Boeing hat ein Absatzproblem. Die milliardenschweren Entwicklungskosten für die Boeing B-747-8 sind ohne Verkaufserfolge kaum wieder einzuspielen.
The Boeing Company
Boeing hat ein Absatzproblem. Die milliardenschweren Entwicklungskosten für die Boeing B-747-8 sind ohne Verkaufserfolge kaum wieder einzuspielen.

Der Luftfahrt-Konzern Boeing streicht in seiner Verkehrsflugzeugsparte tausende Stellen. Bis zur Jahresmitte sollten rund 4000 Jobs wegfallen. Betriebsbedingte Kündigungen solle es aber vorerst nicht geben.

Rund 1600 Mitarbeiter hätten sich bereits für ein Abfindungsprogramm entschieden, weitere 2400 Stellen seien ohnehin schon frei oder würden bei Freiwerden nicht mehr wiederbesetzt. Ziel sei, die Kosten zu senken, teilte ein Boeing-Sprecher in der Nacht zum Mittwoch mit.

Boeing sieht sich vor allem bei den Mittelstreckenjets erhöhter Konkurrenz durch den europäischen Wettbewerber Airbus ausgesetzt. Die Europäer bauen ihre Maschinen der A-320-Reihe inzwischen auch in einem Werk in Mobile im US-Bundesstaat Alabama zusammen. Boeing versucht nun durch Einsparungen wettbewerbsfähig zu bleiben und die eigenen Gewinne zu steigern. Neben Arbeitsplätzen hat das Unternehmen auch seine Zulieferer im Fokus. Der Umfang der Stellenstreichungen könne davon abhängen, inwieweit das Unternehmen an anderen Stellen Geld einsparen könne, sagte der Sprecher.

Boeing hatte 2015 trotz eines Rekordumsatzes von 96,1 Mrd.
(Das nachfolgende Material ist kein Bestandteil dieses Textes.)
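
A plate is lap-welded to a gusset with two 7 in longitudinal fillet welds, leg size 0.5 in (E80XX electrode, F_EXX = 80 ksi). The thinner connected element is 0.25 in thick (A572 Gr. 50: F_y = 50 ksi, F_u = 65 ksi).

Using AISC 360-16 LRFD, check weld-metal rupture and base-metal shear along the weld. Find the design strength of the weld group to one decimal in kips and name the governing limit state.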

US-Dollar einen Gewinnrückgang erlitten. Dabei drückten die geschrumpfte Nachfrage nach dem Jumbo-Jet B-747-8 und Entwicklungsprobleme bei dem neuen Tankflugzeug für das US-Militär auf das Ergebnis. Für dieses Jahr rechnet Boeing in der Verkehrsflugzeugsparte mit rückläufigen Auslieferungszahlen. Auch der Konzernumsatz soll sinken. (dpa)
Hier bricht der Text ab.